Her flyer – the part that holds the bobbin, and has a profile like a bird in flight had a large crack on one side, and the hooks that hold the yarn were rusted through.

Luckily, this is only on one side, and I was able to remove and replace the hooks on the other.  Her bobbin was glued to the flyer shaft because of years of dried oil and shellac mixing with dirt, but I was able to free it, clean it, and restore it to working order in a matter of two days of alcohol, Q tips, elbow grease, and a dremel tool with a grinding attachment (to help ream out the dried stuff from the inside of the bobbin hole).  Several coats of Feed N Wax later, and the addition of a drive belt made from crochet cotton, she was ready and willing to spin. She’s not a wheel for a beginner, and I finally know enough and have enough skill to be up to the challenge of a wheel like her.

It was truly an awesome and eery feeling to know that I was the first person in probably 70 years to spin on her.  The wheel probably spun enough yarn and flax to clothe a family for a lifetime, and then sat for a lifetime.  She’ll be well taken care of here, and put to work as she was designed.  The small bobbin problem I was so afraid of is compounded by the fact that she only has one — so I will need to be creative in my solutions for that.  There are solutions, though.   I have learned more about spinning wheel technology and workings in the last month than I learned in the last 10.
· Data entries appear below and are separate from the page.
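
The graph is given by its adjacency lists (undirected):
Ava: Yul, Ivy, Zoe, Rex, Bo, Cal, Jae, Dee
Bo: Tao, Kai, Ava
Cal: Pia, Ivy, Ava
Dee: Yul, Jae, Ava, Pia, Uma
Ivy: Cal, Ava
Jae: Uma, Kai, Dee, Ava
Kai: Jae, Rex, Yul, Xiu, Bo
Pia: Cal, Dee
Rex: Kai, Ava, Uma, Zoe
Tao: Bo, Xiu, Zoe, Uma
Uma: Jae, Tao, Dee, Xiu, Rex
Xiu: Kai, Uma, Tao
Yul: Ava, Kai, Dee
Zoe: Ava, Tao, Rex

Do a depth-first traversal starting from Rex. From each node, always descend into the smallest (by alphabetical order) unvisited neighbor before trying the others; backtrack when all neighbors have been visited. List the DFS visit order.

Rex Ava Bo Kai Jae Dee Pia Cal Ivy Uma Tao Xiu Zoe Yul

Visit Rex
Rex → Ava
Ava → Bo
Bo → Kai
Kai → Jae
Jae → Dee
Dee → Pia
Pia → Cal
Cal → Ivy
Dee → Uma
Uma → Tao
Tao → Xiu
Tao → Zoe
Dee → Yul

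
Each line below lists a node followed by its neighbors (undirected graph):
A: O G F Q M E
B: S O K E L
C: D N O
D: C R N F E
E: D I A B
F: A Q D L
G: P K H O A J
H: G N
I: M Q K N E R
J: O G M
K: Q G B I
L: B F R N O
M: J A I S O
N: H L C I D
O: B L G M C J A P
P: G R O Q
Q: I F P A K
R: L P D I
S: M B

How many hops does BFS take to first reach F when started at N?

Level 0: N
Level 1: C, D, H, I, L
Level 2: B, E, F, G, K, M, O, Q, R
Level 3: A, J, P, S
F first appears at level 2.

2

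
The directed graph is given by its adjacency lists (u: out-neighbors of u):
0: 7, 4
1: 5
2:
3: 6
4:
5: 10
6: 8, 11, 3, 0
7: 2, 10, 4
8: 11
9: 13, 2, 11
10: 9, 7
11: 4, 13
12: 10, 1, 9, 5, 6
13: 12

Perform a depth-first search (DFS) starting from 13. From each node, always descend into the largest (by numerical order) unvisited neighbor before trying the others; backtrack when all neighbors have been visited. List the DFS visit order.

13 12 10 9 11 4 2 7 6 8 3 0 5 1

Visit 13
13 → 12
12 → 10
10 → 9
9 → 11
11 → 4
9 → 2
10 → 7
12 → 6
6 → 8
6 → 3
6 → 0
12 → 5
12 → 1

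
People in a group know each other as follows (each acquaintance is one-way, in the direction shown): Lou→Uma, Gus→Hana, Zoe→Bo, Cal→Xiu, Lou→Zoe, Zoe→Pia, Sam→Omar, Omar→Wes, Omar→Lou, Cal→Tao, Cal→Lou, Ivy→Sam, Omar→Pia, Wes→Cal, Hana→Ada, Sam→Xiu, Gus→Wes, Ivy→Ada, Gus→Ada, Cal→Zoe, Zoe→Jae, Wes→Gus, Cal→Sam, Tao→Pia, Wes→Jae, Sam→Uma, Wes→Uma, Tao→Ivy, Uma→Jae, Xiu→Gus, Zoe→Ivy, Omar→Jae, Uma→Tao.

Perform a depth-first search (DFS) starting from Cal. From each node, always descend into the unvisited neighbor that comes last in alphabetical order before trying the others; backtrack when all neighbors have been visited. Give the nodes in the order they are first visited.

Visit Cal
Cal → Zoe
Zoe → Pia
Zoe → Jae
Zoe → Ivy
Ivy → Sam
Sam → Xiu
Xiu → Gus
Gus → Wes
Wes → Uma
Uma → Tao
Gus → Hana
Hana → Ada
Sam → Omar
Omar → Lou
Zoe → Bo

Cal Zoe Pia Jae Ivy Sam Xiu Gus Wes Uma Tao Hana Ada Omar Lou Bo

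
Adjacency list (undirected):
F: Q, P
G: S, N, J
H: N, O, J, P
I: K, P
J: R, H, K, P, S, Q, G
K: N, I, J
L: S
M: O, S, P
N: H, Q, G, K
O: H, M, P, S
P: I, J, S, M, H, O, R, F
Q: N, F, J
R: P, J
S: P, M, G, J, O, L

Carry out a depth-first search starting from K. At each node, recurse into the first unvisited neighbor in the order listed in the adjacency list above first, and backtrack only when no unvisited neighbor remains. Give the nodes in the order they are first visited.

K → N → H → O → M → S → P → I → J → R → Q → F → G → L

Visit K
K → N
N → H
H → O
O → M
M → S
S → P
P → I
P → J
J → R
J → Q
Q → F
J → G
S → L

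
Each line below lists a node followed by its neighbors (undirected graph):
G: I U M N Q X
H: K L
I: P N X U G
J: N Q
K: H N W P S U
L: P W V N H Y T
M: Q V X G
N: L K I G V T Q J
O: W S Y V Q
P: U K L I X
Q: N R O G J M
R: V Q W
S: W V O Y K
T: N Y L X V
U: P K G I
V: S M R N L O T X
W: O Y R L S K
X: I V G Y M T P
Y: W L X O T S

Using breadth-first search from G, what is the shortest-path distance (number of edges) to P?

2

Level 0: G
Level 1: I, M, N, Q, U, X
Level 2: J, K, L, O, P, R, T, V, Y
Level 3: H, S, W
P first appears at level 2.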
Oh, and one more wheel:  Henrietta.  I bought her at an antique store right after I got Miss Saxony (reference to the style of wheel) thinking that I could swap flyers and have an extra bobbin.  Nope.  Nice try though.  So now I have a true flax wheel with a distaff (holds flax for spinning) that can also double as a travel wheel, because she’s so light.

She’s a cute little thing, but she doesn’t capture my heart the way Miss Saxony does.  She’s in good shape minus a few minor problems, and she spins wool not so well, but I can’t wait to try flax on her.  She is a true flax wheel and doesn’t want to spin wool – the flyer doesn’t spin fast enough to put enough twist in the wool to hold it together.  Flax is such a long fiber it doesn’t need very much twist.

So that’s my journey on the technology path of spinning.  I started out completely high tech, and have ended up completely traditional.  I plan to keep my Mach 1, and hopefully I can get her fixed, and she’ll end up being my plying wheel for sure.  Those ginormous bobbins will be good for something!